From The Write Life Lessons in The Art of Writing
4 Elements of a Logline – One line plot description by Save the Cat by Blake Snyder, Summary of Chapter One – What Is It?A log line is a movie/screen writing term for a one or two line description of the story. Snyder says screenwriters can sell their screen play if they have the following 4 elements.
1) Irony. A good story will have a twist. Identify the conflict. Mention the protagonist
(Hero/Heroine) and the antagonist to involve the reader’s emotions.
2) Target Market. For the author of novels this would be the publisher and genre. Does the description provide an idea of the reader/market? A bookstore is divided by genre to engage the target market. Readers that enjoy romance, young adult section, mystery, sci-fi, etc. head to the labeled section. A blurb on the back, though longer, tells the reader what the story is about.
3) Create a mental picture. Does the description give the potential reader a visual idea of what the book/movie is about?
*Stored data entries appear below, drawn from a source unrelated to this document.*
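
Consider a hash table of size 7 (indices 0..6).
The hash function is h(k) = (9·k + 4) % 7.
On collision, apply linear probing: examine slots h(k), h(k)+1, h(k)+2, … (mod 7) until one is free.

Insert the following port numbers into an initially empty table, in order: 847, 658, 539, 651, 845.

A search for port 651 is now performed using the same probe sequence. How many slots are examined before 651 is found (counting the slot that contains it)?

4

847: h=4 → slot 4
658: h=4, probe 4,5 → slot 5
539: h=4, probe 4,5,6 → slot 6
651: h=4, probe 4,5,6,0 → slot 0
845: h=0, probe 0,1 → slot 1
Table: [651, 845, —, —, 847, 658, 539]
Lookup 651: h=4, probe 4,5,6,0 → found at 0.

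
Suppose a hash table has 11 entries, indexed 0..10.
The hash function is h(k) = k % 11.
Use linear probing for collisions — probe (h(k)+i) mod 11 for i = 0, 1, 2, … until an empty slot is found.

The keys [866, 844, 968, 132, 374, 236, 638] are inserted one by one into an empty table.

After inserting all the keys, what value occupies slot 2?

Insert 866: h=8, slot 8 empty -> index 8.
Insert 844: h=8, slot 8 occupied -> index 9.
Insert 968: h=0, slot 0 empty -> index 0.
Insert 132: h=0, slot 0 occupied -> index 1.
Insert 374: h=0, slots 0,1 occupied -> index 2.
Insert 236: h=5, slot 5 empty -> index 5.
Insert 638: h=0, slots 0,1,2 occupied -> index 3.
Table: [968, 132, 374, 638, -, 236, -, -, 866, 844, -]

374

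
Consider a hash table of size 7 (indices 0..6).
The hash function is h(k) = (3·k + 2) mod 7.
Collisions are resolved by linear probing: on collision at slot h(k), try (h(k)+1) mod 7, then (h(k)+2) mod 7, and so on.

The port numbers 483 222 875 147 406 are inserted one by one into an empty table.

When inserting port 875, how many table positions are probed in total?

3

Insert 483: h=2, slot 2 empty => index 2.
Insert 222: h=3, slot 3 empty => index 3.
Insert 875: h=2, slots 2,3 occupied => index 4.
Insert 147: h=2, slots 2,3,4 occupied => index 5.
Insert 406: h=2, slots 2,3,4,5 occupied => index 6.
Table: [-, -, 483, 222, 875, 147, 406]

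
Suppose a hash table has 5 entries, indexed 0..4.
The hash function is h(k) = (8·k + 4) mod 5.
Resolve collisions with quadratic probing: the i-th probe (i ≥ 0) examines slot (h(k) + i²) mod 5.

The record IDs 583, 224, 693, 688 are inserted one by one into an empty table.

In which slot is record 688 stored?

583: h=3 → slot 3
224: h=1 → slot 1
693: h=3, probe 3,4 → slot 4
688: h=3, probe 3,4,2 → slot 2
Table: [—, 224, 688, 583, 693]

2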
4) Killer Title. Snyder says if the logline has these elements your pitch will be successful. Even better condense the movie for the marquee and – voila!
So we may not be screenwriters, but as authors if we heed Snyder’s advice we have a better chance of selling our book to the publisher and the reader. I thought a look at some well-known books would be interesting.
I love all the following books but if someone hadn’t recommended Outlander I never would have read Gabaldon’s work. To Kill a Mockingbird is an intriguing title and Guilty Pleasures means you must buy the book. Fahrenheit 451? It would intrigue but I am not certain the book would sell today on the title alone. Unwind by Neil Shusterman doesn’t work on the title but the one line plot description of “what if your parents could unwind you….” hits the target market. What book titles SELL the book? Do these titles also meet the one line plot description? Do the elements of irony, target market and creation of a mental picture help make the killer Title?
I think the following books may well meet all 4 criteria:Dead until Dark by Charlaine Harris and Undead and Unwed by Mary Janice Davidson. What do you think?